Christiane Lagarde has presented what is supposed to be the second chapter of the government's economic reform program, the first chapter being the TEPA tax cut package that was passed last year. Whereas Sarkozy was much in evidence in the passage of the TEPA, including a personal intervention when the Conseil Constitutionnel ruled part of the mortgage rebate unconstitutional, he hasn't had much to say about the Lagarde plan, which barely came up in his news conference the other day. To be sure, he has discussed pieces of the plan, such as permitting retailers greater latitude to negotiate discounts with their suppliers. But the whole has not been touted as a single package bearing the presidential seal of approval. This isn't simply because the president is less in evidence generally these days. It seems to me rather a calculated move, since many of the details of the Lagarde plan are hardly the stuff of rousing populist appeals: reducing the time a purchaser is allowed to delay payment of an invoice may be an important reform, but it isn't going to set a stadium on fire. It's easier to denounce May '68 or assert that schoolteachers will never replace priests. When even a member of the prime minister's Conseil d'Analyse Économique calls the reform "a policy of small steps," it is easy to understand why the president may think this isn't his road back to popularity.
In addition, it should be noted that the Lagarde plan strikes at certain key components of the UMP coalition, especially small retail businessmen, who must now face intensified competition from big chains, pay bills promptly, etc. "Corporatist" resistance scuttled the Attali report and may yet scuttle parts of the Lagarde plan. Sarkozy has left himself ample room to cut loose any portion of the proposal that encounters too much opposition. But if the president is looking for advice, I'll give him some gratis: he could revive his plan to allow more taxis in Paris by noting that if there were more legal taxis, there would be fewer illegal ones, and sexual predators like the one who allegedly killed the young Swedish tourist would be deprived of an instrument.
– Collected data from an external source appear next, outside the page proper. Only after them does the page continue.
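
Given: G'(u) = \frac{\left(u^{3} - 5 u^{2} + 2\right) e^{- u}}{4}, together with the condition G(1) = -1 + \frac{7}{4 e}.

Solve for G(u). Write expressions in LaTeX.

G(u) = \frac{\left(- u^{3} + 2 u^{2} + 4 u + 2\right) e^{- u}}{4} - 1

G'(u) has the shape v'r + vr' for v = - \frac{u^{3}}{4} + \frac{u^{2}}{2} + u + \frac{1}{2} and r = e^{- u} — it is the derivative of the product v*r.
A general antiderivative is \frac{\left(- u^{3} + 2 u^{2} + 4 u + 2\right) e^{- u}}{4} + C.
The condition gives C = -1 + \frac{7}{4 e} - (\frac{7}{4 e}) = -1.
So G(u) = \frac{\left(- u^{3} + 2 u^{2} + 4 u + 2\right) e^{- u}}{4} - 1.
Check: d/du[\frac{\left(- u^{3} + 2 u^{2} + 4 u + 2\right) e^{- u}}{4} - 1] = \frac{\left(u^{3} - 5 u^{2} + 2\right) e^{- u}}{4} = G'(u).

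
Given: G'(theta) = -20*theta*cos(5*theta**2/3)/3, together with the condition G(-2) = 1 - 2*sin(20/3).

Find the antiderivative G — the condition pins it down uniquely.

G(theta) = 1 - 2*sin(5*theta**2/3)

G'(theta) matches the chain-rule pattern g'(h)*h' with inner function h(theta) = 5*theta**2/3; substituting u = h(theta) collapses the integral.
A general antiderivative is -2*sin(5*theta**2/3) + C.
The condition gives C = 1 - 2*sin(20/3) - (-2*sin(20/3)) = 1.
So G(theta) = 1 - 2*sin(5*theta**2/3).
Check: d/dtheta[1 - 2*sin(5*theta**2/3)] = -20*theta*cos(5*theta**2/3)/3 = G'(theta).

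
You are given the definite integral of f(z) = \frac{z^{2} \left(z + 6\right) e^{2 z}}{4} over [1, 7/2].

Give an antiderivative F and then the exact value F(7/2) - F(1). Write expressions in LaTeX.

Antiderivative: F(z) = \frac{z^{3} e^{2 z}}{8} + \frac{9 z^{2} e^{2 z}}{16} - \frac{9 z e^{2 z}}{16} + \frac{9 e^{2 z}}{32}; value = - \frac{13 e^{2}}{32} + \frac{169 e^{7}}{16}

f has the shape u'v + uv' for u = \frac{z^{3}}{8} + \frac{9 z^{2}}{16} - \frac{9 z}{16} + \frac{9}{32} and v = e^{2 z} — it is the derivative of the product u*v.
F(z) = \frac{z^{3} e^{2 z}}{8} + \frac{9 z^{2} e^{2 z}}{16} - \frac{9 z e^{2 z}}{16} + \frac{9 e^{2 z}}{32} is an antiderivative of f.
Check: d/dz[\frac{z^{3} e^{2 z}}{8} + \frac{9 z^{2} e^{2 z}}{16} - \frac{9 z e^{2 z}}{16} + \frac{9 e^{2 z}}{32}] = \frac{z^{3} e^{2 z}}{4} + \frac{3 z^{2} e^{2 z}}{2}, which equals f(z).
F(7/2) = \frac{169 e^{7}}{16}; F(1) = \frac{13 e^{2}}{32}.
Integral = F(7/2) - F(1) = - \frac{13 e^{2}}{32} + \frac{169 e^{7}}{16}.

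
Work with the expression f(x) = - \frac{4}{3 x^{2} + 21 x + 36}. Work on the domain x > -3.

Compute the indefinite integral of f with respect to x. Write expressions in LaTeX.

The denominator factors as 3 \left(x + 3\right) \left(x + 4\right); partial fractions split f into directly integrable pieces: \frac{4}{3 \left(x + 4\right)} - \frac{4}{3 \left(x + 3\right)}.
Check: d/dx[- \frac{4 \log{\left(x + 3 \right)}}{3} + \frac{4 \log{\left(x + 4 \right)}}{3}] = - \frac{4}{3 x^{2} + 21 x + 36} = f(x).

F(x) = - \frac{4 \log{\left(x + 3 \right)}}{3} + \frac{4 \log{\left(x + 4 \right)}}{3} + C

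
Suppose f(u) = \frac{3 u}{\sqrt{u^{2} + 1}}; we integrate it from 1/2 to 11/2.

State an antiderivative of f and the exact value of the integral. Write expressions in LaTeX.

Antiderivative: F(u) = \frac{3 \sqrt{4 u^{2} + 4}}{2}; value = 6 \sqrt{5}

The substitution w = 4 u^{2} + 4 works: f is exactly (dF/dw)*(dw/du) for that inner function.
F(u) = \frac{3 \sqrt{4 u^{2} + 4}}{2} is an antiderivative of f.
Check: d/du[\frac{3 \sqrt{4 u^{2} + 4}}{2}] = \frac{3 u}{\sqrt{u^{2} + 1}} = f(u).
F(11/2) = \frac{15 \sqrt{5}}{2}; F(1/2) = \frac{3 \sqrt{5}}{2}.
Integral = F(11/2) - F(1/2) = 6 \sqrt{5}.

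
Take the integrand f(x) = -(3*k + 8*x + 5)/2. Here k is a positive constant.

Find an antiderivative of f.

An antiderivative is F(x) = -3*k*x/2 - 2*x**2 - 5*x/2.

A first test for any F(x): its x-derivative must equal f(x) identically.
Check: d/dx[-3*k*x/2 - 2*x**2 - 5*x/2] = -3*k/2 - 4*x - 5/2, which equals f(x).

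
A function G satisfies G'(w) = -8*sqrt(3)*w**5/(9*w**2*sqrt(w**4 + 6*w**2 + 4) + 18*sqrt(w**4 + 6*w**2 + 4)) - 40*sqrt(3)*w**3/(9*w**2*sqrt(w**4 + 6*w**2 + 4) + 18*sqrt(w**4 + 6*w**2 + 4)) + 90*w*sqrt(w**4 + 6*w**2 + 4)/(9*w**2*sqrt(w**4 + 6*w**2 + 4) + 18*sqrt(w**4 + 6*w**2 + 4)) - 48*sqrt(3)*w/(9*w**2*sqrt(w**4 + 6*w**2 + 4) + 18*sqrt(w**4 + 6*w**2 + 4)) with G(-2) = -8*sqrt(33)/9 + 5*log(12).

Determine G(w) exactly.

G(w) = -4*sqrt(w**4/3 + 2*w**2 + 4/3)/3 + 5*log(2*w**2 + 4)

The integrand splits into summands that can be handled one at a time.
A general antiderivative is -4*sqrt(w**4/3 + 2*w**2 + 4/3)/3 + 5*log(2*w**2 + 4) + C.
The condition gives C = -8*sqrt(33)/9 + 5*log(12) - (-8*sqrt(33)/9 + 5*log(12)) = 0.
So G(w) = -4*sqrt(w**4/3 + 2*w**2 + 4/3)/3 + 5*log(2*w**2 + 4).
Check: d/dw[-4*sqrt(w**4/3 + 2*w**2 + 4/3)/3 + 5*log(2*w**2 + 4)] = (-8*sqrt(3)*w**5 - 40*sqrt(3)*w**3 + 90*w*sqrt(w**4 + 6*w**2 + 4) - 48*sqrt(3)*w)/(9*w**2*sqrt(w**4 + 6*w**2 + 4) + 18*sqrt(w**4 + 6*w**2 + 4)), which equals G'(w).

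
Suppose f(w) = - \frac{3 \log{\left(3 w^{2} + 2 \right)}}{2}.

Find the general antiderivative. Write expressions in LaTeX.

F(w) = - \frac{3 w \log{\left(3 w^{2} + 2 \right)}}{2} + 3 w - \sqrt{6} \operatorname{atan}{\left(\frac{\sqrt{6} w}{2} \right)} + C

Any candidate F(w) must reproduce f(w) exactly when differentiated.
Check: d/dw[- \frac{3 w \log{\left(3 w^{2} + 2 \right)}}{2} + 3 w - \sqrt{6} \operatorname{atan}{\left(\frac{\sqrt{6} w}{2} \right)}] = - \frac{3 \log{\left(3 w^{2} + 2 \right)}}{2} = f(w).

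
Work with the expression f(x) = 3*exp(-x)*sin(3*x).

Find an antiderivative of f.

An antiderivative is F(x) = -3*(sin(3*x) + 3*cos(3*x))*exp(-x)/10.

Any candidate F(x) must reproduce f(x) exactly when differentiated.
Check: d/dx[-3*(sin(3*x) + 3*cos(3*x))*exp(-x)/10] = 3*exp(-x)*sin(3*x) = f(x).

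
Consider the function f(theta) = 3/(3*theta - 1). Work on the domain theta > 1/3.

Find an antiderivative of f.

For F(theta) to be correct the identity F'(theta) - f(theta) = 0 must hold.
Check: d/dtheta[log(3*theta - 1)] = 3/(3*theta - 1) = f(theta).

An antiderivative is F(theta) = log(3*theta - 1).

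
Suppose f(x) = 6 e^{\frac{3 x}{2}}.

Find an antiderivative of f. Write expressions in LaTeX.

An antiderivative is F(x) = 4 e^{\frac{3 x}{2}}.

Whatever form F(x) takes, F'(x) = f(x) is non-negotiable.
Check: d/dx[4 e^{\frac{3 x}{2}}] = 6 e^{\frac{3 x}{2}} = f(x).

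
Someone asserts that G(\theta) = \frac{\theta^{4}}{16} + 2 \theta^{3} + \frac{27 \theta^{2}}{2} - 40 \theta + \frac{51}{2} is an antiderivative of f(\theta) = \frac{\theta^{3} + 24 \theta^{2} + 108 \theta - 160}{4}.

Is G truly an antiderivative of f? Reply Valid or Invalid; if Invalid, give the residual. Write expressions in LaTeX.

d/d\theta[G] = \frac{\theta^{3}}{4} + 6 \theta^{2} + 27 \theta - 40
This equals f(\theta) exactly, so the claim holds.

Valid: G'(\theta) = f(\theta).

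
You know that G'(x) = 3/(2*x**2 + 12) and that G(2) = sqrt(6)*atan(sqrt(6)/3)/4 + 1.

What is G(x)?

G(x) = (sqrt(6)*atan(sqrt(6)*x/6) + 4)/4

Any candidate G(x) must reproduce the stated G'(x) exactly.
A general antiderivative is sqrt(6)*atan(sqrt(6)*x/6)/4 + C.
The condition gives C = sqrt(6)*atan(sqrt(6)/3)/4 + 1 - (sqrt(6)*atan(sqrt(6)/3)/4) = 1.
So G(x) = (sqrt(6)*atan(sqrt(6)*x/6) + 4)/4.
Check: d/dx[(sqrt(6)*atan(sqrt(6)*x/6) + 4)/4] = 3/(2*x**2 + 12) = G'(x).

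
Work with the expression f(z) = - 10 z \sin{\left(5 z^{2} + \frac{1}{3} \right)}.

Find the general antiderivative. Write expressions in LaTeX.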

A demagogic argument, I know--but recidivism and liberalism being two of Sarko's subjects of predilection, here is an opportunity to combine them. Attali meets Dati, one might say.
"Che without the hair"--a description that has been applied to Olivier Besancenot, postman, soccer player, and leader of the Ligue Communiste Révolutionnaire -- will appear on the Sunday afternoon television program hosted by Michel Drucker, whose divan has been warmed by nearly all of France's most famous derrières. Is the LCR becoming pipolisée? Not to worry, says Alain Krivine, Besancenot's predecessor: "Drucker, c'est le public du dimanche." Others in the LCR, already worried about the cult of personality that Besancenot has created around himself, are not so sure: between le public and le peuple, not to say le prolétariat, they see a difference that is more than a nuance. But Krivine, who as a true pol covets Drucker's audience of 2 to 4 million as the mother of all Trotskyite meetings, is unflinching: "Olivier on Drucker? It will be very political. He'll say what he wants to say and put his themes -- immigration, trade unionism -- across. It won't be like Rocard on Ardisson, who asked if 'a blow job is cheating.'"
No, surely not: Drucker is for the salon after Sunday dinner with grandma and grandpa, so his guest of honor will be joined by a favorite singer, Charles Aznavour. He's omitting another favorite, the rapper Monsieur R, whose lyrics are unsuitable for a postprandial afternoon with la France profonde et son animateur préféré, aux vertus dormitives bien connues.
(Americans of a certain age will no doubt be struck by the fact that Drucker, pictured above, bears an uncanny resemblance to Alfred E. Neuman, the icon of Mad Magazine--compare for yourself.)